‘Failure fascinates, for all the reasons that success is a drag…’
Tim Robey is an acclaimed UK film critic best known for his work with the Daily Telegraph. As a man with thousands of film reviews under his belt, he knows a thing or two about a flop. Box Office Poison charts a century of flops beginning with noted racist D.W. Griffiths’ Intolerance and ending with 2019’s disastrous big-screen adaptation of Cats (a film that Robey himself famously awarded an almost unprecedented zero stars). While it’s important to note that not every film in this book is bad (there is nothing wrong with William Friedkin’s curiously named Sorceror or the Coen Brothers’ The Hudsucker Proxy), there are some real stinkers here, and it is those films that often inspire the best chapters…

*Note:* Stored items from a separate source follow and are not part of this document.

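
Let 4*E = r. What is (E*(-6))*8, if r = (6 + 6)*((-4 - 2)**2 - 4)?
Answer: -4608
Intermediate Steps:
r = 384 (r = 12*((-6)**2 - 4) = 12*(36 - 4) = 12*32 = 384)
E = 96 (E = (1/4)*384 = 96)
(E*(-6))*8 = (96*(-6))*8 = -576*8 = -4608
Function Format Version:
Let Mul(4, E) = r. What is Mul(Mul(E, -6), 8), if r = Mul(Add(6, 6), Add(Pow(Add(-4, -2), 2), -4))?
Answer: -4608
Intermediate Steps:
r = 384 (r = Mul(12, Add(Pow(-6, 2), -4)) = Mul(12, Add(36, -4)) = Mul(12, 32) = 384)
E = 96 (E = Mul(Rational(1, 4), 384) = 96)
Mul(Mul(E, -6), 8) = Mul(Mul(96, -6), 8) = Mul(-576, 8) = -4608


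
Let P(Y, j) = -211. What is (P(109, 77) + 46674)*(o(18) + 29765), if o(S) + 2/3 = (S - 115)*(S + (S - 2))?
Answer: 3689115737/3 ≈ 1.2297e+9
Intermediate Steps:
o(S) = -2/3 + (-115 + S)*(-2 + 2*S) (o(S) = -2/3 + (S - 115)*(S + (S - 2)) = -2/3 + (-115 + S)*(S + (-2 + S)) = -2/3 + (-115 + S)*(-2 + 2*S))
(P(109, 77) + 46674)*(o(18) + 29765) = (-211 + 46674)*((688/3 - 232*18 + 2*18**2) + 29765) = 46463*((688/3 - 4176 + 2*324) + 29765) = 46463*((688/3 - 4176 + 648) + 29765) = 46463*(-9896/3 + 29765) = 46463*(79399/3) = 3689115737/3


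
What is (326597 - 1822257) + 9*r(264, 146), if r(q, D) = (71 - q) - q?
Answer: -1499773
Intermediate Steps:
r(q, D) = 71 - 2*q
(326597 - 1822257) + 9*r(264, 146) = (326597 - 1822257) + 9*(71 - 2*264) = -1495660 + 9*(71 - 528) = -1495660 + 9*(-457) = -1495660 - 4113 = -1499773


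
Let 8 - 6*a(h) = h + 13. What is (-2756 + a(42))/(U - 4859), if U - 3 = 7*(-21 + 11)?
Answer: 16583/29556 ≈ 0.56107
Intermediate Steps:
a(h) = -⅚ - h/6 (a(h) = 4/3 - (h + 13)/6 = 4/3 - (13 + h)/6 = 4/3 + (-13/6 - h/6) = -⅚ - h/6)
U = -67 (U = 3 + 7*(-21 + 11) = 3 + 7*(-10) = 3 - 70 = -67)
(-2756 + a(42))/(U - 4859) = (-2756 + (-⅚ - ⅙*42))/(-67 - 4859) = (-2756 + (-⅚ - 7))/(-4926) = (-2756 - 47/6)*(-1/4926) = -16583/6*(-1/4926) = 16583/29556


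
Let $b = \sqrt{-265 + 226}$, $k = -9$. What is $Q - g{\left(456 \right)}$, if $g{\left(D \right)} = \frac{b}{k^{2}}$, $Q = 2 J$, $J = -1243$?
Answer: $-2486 - \frac{i \sqrt{39}}{81} \approx -2486.0 - 0.077099 i$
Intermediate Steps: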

There is something fascinating about a flop. How can so many people, some of them experienced, some of them clearly talented, combine to produce something that is so, so bad? While many of these flops are notorious (Catwoman, Dune), Robey wisely eschews writing about Heaven’s Gate and Ishtar because those particular disasters have been covered in depth elsewhere. This is typical of Robey’s overall style. He has the confidence to guide the reader through a century of flops without ever making it feel like a film studies lesson. His informal, conversational style is entertaining, often hilarious and always accessible.
Box Office Poison gives us the chance to slow down at the car crash. It’s irresistible.